40.9.3 Decoding Process Output

When Emacs writes process output directly into a multibyte buffer, it decodes the output according to the process output coding system. If the coding system is raw-text or no-conversion, Emacs converts the unibyte output to multibyte using string-to-multibyte, and inserts the resulting multibyte text.

You can use set-process-coding-system to specify which coding system to use (see Process Information). Otherwise, the coding system comes from coding-system-for-read, if that is non-nil; or else from the defaulting mechanism (see Default Coding Systems). If the text output by a process contains null bytes, Emacs by default uses no-conversion for it; see inhibit-null-byte-detection, for how to control this behavior.

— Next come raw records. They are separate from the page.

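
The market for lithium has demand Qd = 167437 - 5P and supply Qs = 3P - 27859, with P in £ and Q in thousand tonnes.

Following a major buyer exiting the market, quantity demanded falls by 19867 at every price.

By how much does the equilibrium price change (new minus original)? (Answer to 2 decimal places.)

-2483.38

Initially, 167437 - 5P = 3P - 27859, so 195296 = 8P and P = 24412, Q = 45377.
After the shift, demand is Qd = 147570 - 5P and supply is Qs = 3P - 27859.
Setting them equal: 147570 - 5P = 3P - 27859 → 175429 = 8P, so P = 21928.625 and Q = 37926.875.
ΔP = 21928.625 − 24412 = -2483.38.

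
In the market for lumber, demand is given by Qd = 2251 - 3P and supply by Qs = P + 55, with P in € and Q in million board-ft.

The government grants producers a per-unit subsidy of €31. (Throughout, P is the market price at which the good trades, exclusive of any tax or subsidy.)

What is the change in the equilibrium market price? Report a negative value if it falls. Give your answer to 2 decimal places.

-7.75

Before the shock: 2251 - 3P = P + 55 ⇒ 2196 = 4P ⇒ P = 549, Q = 604.
Since sellers receive the price plus the subsidy, the effective supply curve becomes Qs = P + 86.
Equate the new curves: 2251 - 3P = P + 86, giving 2165 = 4P, P = 541.25, Q = 627.25.
ΔP = 541.25 − 549 = -7.75.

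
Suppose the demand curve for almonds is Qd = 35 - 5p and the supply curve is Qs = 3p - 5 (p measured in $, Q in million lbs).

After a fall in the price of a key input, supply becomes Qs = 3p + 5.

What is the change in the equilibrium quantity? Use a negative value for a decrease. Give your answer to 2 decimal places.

+6.25

Initially, 35 - 5p = 3p - 5, so 40 = 8p and p = 5, Q = 10.
The new curves are Qd = 35 - 5p (demand) and Qs = 3p + 5 (supply).
Clearing the new market: 35 - 5p = 3p + 5, so p = 3.75 and Q = 16.25.
ΔQ = 16.25 − 10 = +6.25.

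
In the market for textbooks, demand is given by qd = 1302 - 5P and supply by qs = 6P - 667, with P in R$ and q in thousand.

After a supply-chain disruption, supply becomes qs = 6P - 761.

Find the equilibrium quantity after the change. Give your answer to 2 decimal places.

Original equilibrium: 1302 - 5P = 6P - 667 gives 1969 = 11P, so P = 179 and q = 407.
The shock moves the curves to qd = 1302 - 5P and qs = 6P - 761.
Setting them equal: 1302 - 5P = 6P - 761 → 2063 = 11P, so P = 2063/11 ≈ 187.5455 and q = 4007/11 ≈ 364.2727.

364.27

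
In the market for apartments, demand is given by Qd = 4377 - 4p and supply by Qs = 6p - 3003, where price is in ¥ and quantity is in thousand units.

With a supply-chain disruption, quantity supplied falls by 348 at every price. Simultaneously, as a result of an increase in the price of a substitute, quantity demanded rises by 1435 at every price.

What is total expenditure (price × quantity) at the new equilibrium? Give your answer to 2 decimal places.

1967112.84

Original equilibrium: 4377 - 4p = 6p - 3003 gives 7380 = 10p, so p = 738 and Q = 1425.
The new curves are Qd = 5812 - 4p (demand) and Qs = 6p - 3351 (supply).
Equate the new curves: 5812 - 4p = 6p - 3351, giving 9163 = 10p, p = 916.3, Q = 2146.8.
New expenditure = 916.3 × 2146.8 = 1967112.84.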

Warning: Coding systems such as undecided, which determine the coding system from the data, do not work entirely reliably with asynchronous subprocess output. This is because Emacs has to process asynchronous subprocess output in batches, as it arrives. Emacs must try to detect the proper coding system from one batch at a time, and this does not always work. Therefore, if at all possible, specify a coding system that determines both the character code conversion and the end of line conversion—that is, one like latin-1-unix, rather than undecided or latin-1.

When Emacs calls a process filter function, it provides the process output as a multibyte string or as a unibyte string according to the process’s filter coding system. Emacs decodes the output according to the process output coding system, which usually produces a multibyte string, except for coding systems such as binary and raw-text.